25/02/2011 tarih ve 27857 1. mükerrer sayılı Resmî Gazete’de yayımlanan 6111 sayılı Kanun’un 205. maddesiyle, 4634 sayılı Kanun’un 5. maddesinin ikinci fıkrasına, “Şirketler, kendi ekim alanlarından yeterli hammadde bulamadığı takdirde münavebe esasları dâhilinde kendi ekim alanları dışından da Kurumun denetiminde üreticilerle sözleşme yaparak pancar temin edebilirler.” kuralı eklenerek, şirketlerin kendi ekim alanlarında yeterli hammadde bulunmaması durumunda Kurumun denetiminde kendi ekim alanları dışından da pancar temin edebilmelerine imkân tanınmıştır.
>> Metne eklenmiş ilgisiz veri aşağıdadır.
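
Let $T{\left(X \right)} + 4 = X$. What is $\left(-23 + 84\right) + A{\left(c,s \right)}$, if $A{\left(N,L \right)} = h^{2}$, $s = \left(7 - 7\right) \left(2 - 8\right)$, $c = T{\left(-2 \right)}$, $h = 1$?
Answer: $62$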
Bu durumda, 4634 sayılı Kanun’un 5. maddesinde yapılan değişiklik ile kendi ekim alanlarından yeterli miktarda pancar temin edemeyen şirketlerin Kurumun denetiminde olmak kaydıyla başka ekim alanlarından şeker pancarı temin edebilmeleri mümkün hâle getirilerek davacının durumunda olanlar lehine yeni bir düzenleme yapıldığı, davacının kendi ekim alanlarında yer alan şeker pancarının yeterli düzeyde olmadığının Kurul tarafından kayda alınan tutanak ile ortaya konulduğu hususları dikkate alındığında, dava konusu idari para cezasının dayanağı Kanun’da yargılama aşamasında davacı lehine yapılan değişikliklerin, lehe olan kanun hükmünün uygulanması ilkesi çerçevesinde değerlendirilerek idarece yeni bir işlem tesis edilmesi zarureti bulunduğundan, Daire kararının bozulması gerektiği oyuyla, karara katılmıyoruz.